The Abbey of Saint-Germain-des-Prés has a document from 1663 in which the prior undertakes to give thirty pots of wine each year to the bacheliers, if they bring him a living wren as tribute at Christmas or New Year. A captured wren was also given as tribute to the priory of Châteauponsac each New Year's Day. The man who caught the wren became "King of the Fête" and the wren was paraded to the church accompanied by fife and drum.

===Galicia===
In Galicia, Spain, the Caceria do rei Charlo (Chase of King Charles) was performed around midwinter. The inhabitants of Vilanova de Lourenzá would chase down a wren and, after tying it to a pole, would parade it and show it to the abbot of the local monastery, who would then offer them food and drink and appoint two leaders of the local town council out of the four candidates proposed by townsmen. This tradition has been recorded since the 16th century. It is unclear which specific date this tradition was performed on; sources call it "New Year's Day", which may not refer to the New Year on the Gregorian calendar but instead to the day after Christmas, which at that time was considered the end of the year.

== Popular songs ==
In 1955 Liam Clancy recorded "The Wran Song" ("The Wren Song"), which was sung in Ireland by wrenboys.

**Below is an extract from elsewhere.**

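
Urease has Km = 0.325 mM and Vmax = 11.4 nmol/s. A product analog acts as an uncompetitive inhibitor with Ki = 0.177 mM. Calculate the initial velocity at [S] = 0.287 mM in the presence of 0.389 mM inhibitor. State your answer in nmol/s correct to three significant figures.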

In 1972 Steeleye Span recorded "The King" on Please to See the King, which also reflects the tradition; on their album Time they made another version, "The Cutty Wren", named after the traditional English folk song. "Hunting the Wren" appears on John Kirkpatrick's album Wassail!. The Chieftains made a collection of wrenboy tunes on The Bells of Dublin. In the song "The Boys of Barr na Sráide", which is based on a poem by Sigerson Clifford, the wren hunt is also a prominent theme. Lankum's 2019 album The Livelong Day includes a track called "Hunting the Wren" that references several of the legends and practices connected with Wren Day.

"The Wren [Wran] Song" is also on the Clancy Brothers and Tommy Makem's 1995 album Ain't It Grand Boys: A Collection of Unissued Gems, as the last song in "Children's Medley".